Dividends and Collapse of Stellantis joint venture in China a warning for automakers

In 10 years or less, the average vehicle sold will be electric, but we are a long way from there, however the present leader in EV market is China. There are a number of reasons but the primary one is Bejing is similar to LA – they are built up in bowl like areas where pollution sits until the wind blows it out. Bejing as capital allows government officials to want to have less pollution EVs are a partial solution. All the major car companies have subsidiaries set up in China to sell into the EV market.

In an article by Nick Carey and Giulio Piovaccari of Reuters, according to LMC data while fully electric cars make up an average of 5% of models for foreign carmakers sell in China, they account for 30% of Chinese carmakers models.

The formula for success in China has changed, consumers want EVs akin to smartphones where the emphasis is on connectivity and apps rather than performance – to the extent the EV makers such as Nio have a built-in selfie camera in some models to appeal to younger buyers.

Within the above market, the bankruptcy of Stellantis’s Jeep joint venture in China could spell trouble for other global automakers whose output has plunged over the past 5 years in the world’s largest car market, as domestic players rapidly takeover. On October 31, the joint venture between Stellantis and Guangzhou Automobile Group (GAC) has ended although earlier this year, Stellantis was discussing increasing its stake from 50% to 75%. A spokesperson for Stellantis noted the Jeep dealership in China is still operational and Jeep is committed to it.

According to LMC Automotive, capacity utilization at its plants has fallen from 43% to 13%. At those numbers profitability is not going to be reached.

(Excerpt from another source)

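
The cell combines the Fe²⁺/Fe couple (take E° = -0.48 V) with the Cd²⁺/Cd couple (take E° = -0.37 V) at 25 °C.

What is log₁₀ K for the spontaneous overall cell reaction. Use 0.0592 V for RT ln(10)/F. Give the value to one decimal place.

Cathode: Cd²⁺/Cd; anode: Fe²⁺/Fe. E°cell = +0.11 V, n = 2.
log K = nE°cell / 0.0592 = (2)(+0.11) / 0.0592 = 3.7.

3.7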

Part of the reason is the markets have changed from the foreign carmakers right to win to where there is far more level playing field according to Bill Russo, head of consultancy Automobility Ltd in Shanghai and a former Chrysler executive.

Part of the problem with capacity has been the Chinese government’s response to COVID 19 by locking down parts of the country which has also caused a semi-conductor shortage to build the vehicles.

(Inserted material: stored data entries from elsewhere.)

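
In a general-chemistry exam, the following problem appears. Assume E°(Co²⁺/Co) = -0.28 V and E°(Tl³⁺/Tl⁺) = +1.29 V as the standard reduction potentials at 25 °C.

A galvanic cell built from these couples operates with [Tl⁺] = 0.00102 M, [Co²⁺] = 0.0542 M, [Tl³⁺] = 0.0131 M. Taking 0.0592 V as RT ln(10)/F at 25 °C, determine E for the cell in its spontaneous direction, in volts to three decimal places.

Tl³⁺/Tl⁺ is the cathode (higher E°), Co²⁺/Co the anode: E°cell = +1.29 − (-0.28) = +1.57 V, n = 2.
Overall: Tl³⁺(aq) + Co(s) → Tl⁺(aq) + Co²⁺(aq)
Q = [Tl⁺]·[Co²⁺] / ([Tl³⁺]); log Q = -2.375.
E = E° − (0.0592/n) log Q = +1.57 − (0.0592/2)(-2.375) = +1.640 V.

+1.640 V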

Linking to dividend paying stocks, companies are brand loyal, but customers are not always brand loyal. The brand gives an edge to begin with. but if the consumer is more features driven, they will switch to other brands. If consumers are seeing their vehicle as an extension of their smartphones, then you have to notice the different brands of smartphones and see how consumers switch between the brands. A car used to be a status symbol does that change. We all look to the big companies to see even if consumers change their habits, somehow money flows into the big company, if it does at healthy margins allowing for profits and dividends, as shareholders we do not have to do anything but enjoy the ride.